Le transport des victimes de l’établissement d’euthanasie de Bernburg se réalisa en bus dont le trajet se terminait dans un grand garage en bois sur le territoire de l’hôpital psychiatrique. De là, les détenus devaient se rendre au rez-de-chaussée du bâtiment en empruntant un long couloir fermé, devaient se déshabiller et laisser leurs effets personnels. S’ensuivait une rapide auscultation par un médecin qui mentionnerait plus tard une cause de mort victime sur l’acte de décès. Du personnel hospitalier emmenaient les futures victimes par groupe de 60 à 75 personnes dans la chambre à gaz donnant le prétexte de leur faire prendre une douche désinfectante. Du monoxyde de carbone s’échappait alors durant 3 à 5 minutes jusqu’à ce qu’il y assez de gaz pour les victimes meurent au bout d’environ 20 minutes. La chambre à gaz demeurait fermée durant une heure environ jusqu’à ce qu’une bouche d’aération n’aspire le gaz mortel. Puis, les corps étaient immédiatement incinérés dans le crématorium prévu à cet effet. Afin qu’il n’y ait pas de question ou de poursuite concernant la cause de la mort des patients par les familles, les médecins et les infirmiers signaient tous les documents sous une fausse identité. On estime qu’environ 10 000 malades mentaux et handicapés furent assassinés à Bernburg mais certaines sources mentionnent 14 000 victimes.

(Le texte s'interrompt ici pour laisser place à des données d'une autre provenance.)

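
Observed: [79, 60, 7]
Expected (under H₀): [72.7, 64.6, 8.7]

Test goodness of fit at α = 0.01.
Chi-square goodness of fit test:
H₀: observed counts match expected distribution
H₁: observed counts differ from expected distribution
df = k - 1 = 2
χ² = Σ(O - E)²/E
   = (79 - 72.7)²/72.7 + (60 - 64.6)²/64.6 + (7 - 8.7)²/8.7
   = 0.546 + 0.328 + 0.332
   = 1.21
p-value = 0.5473

Since p-value > α = 0.01, we fail to reject H₀.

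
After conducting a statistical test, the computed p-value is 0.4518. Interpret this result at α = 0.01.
Since p = 0.4518 > α = 0.01, fail to reject H₀.
There is insufficient evidence to reject the null hypothesis; the result is not statistically significant at the 0.01 level.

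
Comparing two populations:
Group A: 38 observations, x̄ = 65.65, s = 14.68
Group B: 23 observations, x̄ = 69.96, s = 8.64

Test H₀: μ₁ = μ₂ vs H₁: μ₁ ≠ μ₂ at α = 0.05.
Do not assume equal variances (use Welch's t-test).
Welch's two-sample t-test:
H₀: μ₁ = μ₂
H₁: μ₁ ≠ μ₂
s₁²/n₁ = 14.68²/38 = 5.6711,  s₂²/n₂ = 8.64²/23 = 3.2456
SE = √(s₁²/n₁ + s₂²/n₂) = √(5.6711 + 3.2456) = 2.9861
df (Welch-Satterthwaite) = (s₁²/n₁ + s₂²/n₂)² / [(s₁²/n₁)²/(n₁-1) + (s₂²/n₂)²/(n₂-1)] ≈ 58.98
t = (x̄₁ - x̄₂) / SE = (65.65 - 69.96) / 2.9861 = -4.31 / 2.9861 = -1.443
p-value = 0.1542

Since p-value > α = 0.05, we fail to reject H₀.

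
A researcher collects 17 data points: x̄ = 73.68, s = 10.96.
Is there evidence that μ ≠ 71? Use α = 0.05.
One-sample t-test:
H₀: μ = 71
H₁: μ ≠ 71
df = n - 1 = 16
t = (x̄ - μ₀) / (s/√n) = (73.68 - 71) / (10.96/√17) = 1.008
p-value = 0.3284

Since p-value > α = 0.05, we fail to reject H₀.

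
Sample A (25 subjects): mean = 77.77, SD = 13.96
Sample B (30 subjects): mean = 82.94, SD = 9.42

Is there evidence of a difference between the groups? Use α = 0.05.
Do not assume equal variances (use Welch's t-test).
Welch's two-sample t-test:
H₀: μ₁ = μ₂
H₁: μ₁ ≠ μ₂
s₁²/n₁ = 13.96²/25 = 7.7953,  s₂²/n₂ = 9.42²/30 = 2.9579
SE = √(s₁²/n₁ + s₂²/n₂) = √(7.7953 + 2.9579) = 3.2792
df (Welch-Satterthwaite) = (s₁²/n₁ + s₂²/n₂)² / [(s₁²/n₁)²/(n₁-1) + (s₂²/n₂)²/(n₂-1)] ≈ 40.81
t = (x̄₁ - x̄₂) / SE = (77.77 - 82.94) / 3.2792 = -5.17 / 3.2792 = -1.577
p-value = 0.1226

Since p-value > α = 0.05, we fail to reject H₀.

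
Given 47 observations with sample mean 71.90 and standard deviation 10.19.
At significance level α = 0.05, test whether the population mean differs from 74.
One-sample t-test:
H₀: μ = 74
H₁: μ ≠ 74
df = n - 1 = 46
t = (x̄ - μ₀) / (s/√n) = (71.90 - 74) / (10.19/√47) = -1.413
p-value = 0.1644

Since p-value > α = 0.05, we fail to reject H₀.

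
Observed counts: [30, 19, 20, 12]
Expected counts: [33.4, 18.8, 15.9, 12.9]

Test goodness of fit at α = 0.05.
Chi-square goodness of fit test:
H₀: observed counts match expected distribution
H₁: observed counts differ from expected distribution
df = k - 1 = 3
χ² = Σ(O - E)²/E
   = (30 - 33.4)²/33.4 + (19 - 18.8)²/18.8 + (20 - 15.9)²/15.9 + (12 - 12.9)²/12.9
   = 0.346 + 0.002 + 1.057 + 0.063
   = 1.47
p-value = 0.6896

Since p-value > α = 0.05, we fail to reject H₀.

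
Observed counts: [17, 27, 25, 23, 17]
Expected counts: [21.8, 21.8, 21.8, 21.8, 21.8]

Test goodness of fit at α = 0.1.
Chi-square goodness of fit test:
H₀: observed counts match expected distribution
H₁: observed counts differ from expected distribution
df = k - 1 = 4
χ² = Σ(O - E)²/E
   = (17 - 21.8)²/21.8 + (27 - 21.8)²/21.8 + (25 - 21.8)²/21.8 + (23 - 21.8)²/21.8 + (17 - 21.8)²/21.8
   = 1.057 + 1.240 + 0.470 + 0.066 + 1.057
   = 3.89
p-value = 0.4211

Since p-value > α = 0.1, we fail to reject H₀.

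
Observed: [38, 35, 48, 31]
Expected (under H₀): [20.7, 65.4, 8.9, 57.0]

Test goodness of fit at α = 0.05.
Chi-square goodness of fit test:
H₀: observed counts match expected distribution
H₁: observed counts differ from expected distribution
df = k - 1 = 3
χ² = Σ(O - E)²/E
   = (38 - 20.7)²/20.7 + (35 - 65.4)²/65.4 + (48 - 8.9)²/8.9 + (31 - 57.0)²/57.0
   = 14.458 + 14.131 + 171.776 + 11.860
   = 212.23
p-value < 0.0001

Since p-value < α = 0.05, we reject H₀.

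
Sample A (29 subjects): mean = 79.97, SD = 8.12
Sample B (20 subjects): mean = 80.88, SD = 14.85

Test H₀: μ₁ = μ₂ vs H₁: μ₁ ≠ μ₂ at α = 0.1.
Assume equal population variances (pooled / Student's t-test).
Student's two-sample t-test (equal variances):
H₀: μ₁ = μ₂
H₁: μ₁ ≠ μ₂
df = n₁ + n₂ - 2 = 47
Pooled variance s_p² = [(n₁-1)s₁² + (n₂-1)s₂²] / (n₁ + n₂ - 2) = [(28)(8.12²) + (19)(14.85²)] / 47 = 128.4275
SE = √(s_p²(1/n₁ + 1/n₂)) = √(128.4275 × (1/29 + 1/20)) = 3.2939
t = (x̄₁ - x̄₂) / SE = (79.97 - 80.88) / 3.2939 = -0.91 / 3.2939 = -0.276
p-value = 0.7836

Since p-value > α = 0.1, we fail to reject H₀.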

A partir de 1941 et ce jusqu’à 1943, Bernburg fut un des centres hébergeant l’action dite 14f13 qui prévoyaient la mise à mort de détenus venant de camps de concentration. Les victimes – des Juifs, des Tsiganes, asociaux – furent gazées à partir de l’automne 1941. L’action atteint son paroxysme au début de l’année 1942. Contrairement aux malades mentaux, c’était là la SS qui acheminait les futures victimes en train jusqu’à la gare de Güsten puis qui les transportait en camions jusqu’à Bernburg. On estime qu’environ 5000 femmes et hommes issus des camps de Buchenwald, Flossenbürg, Gross-Rosen, Neuengamme, Ravensbrück et Sachsenhausen périrent à Bernburg.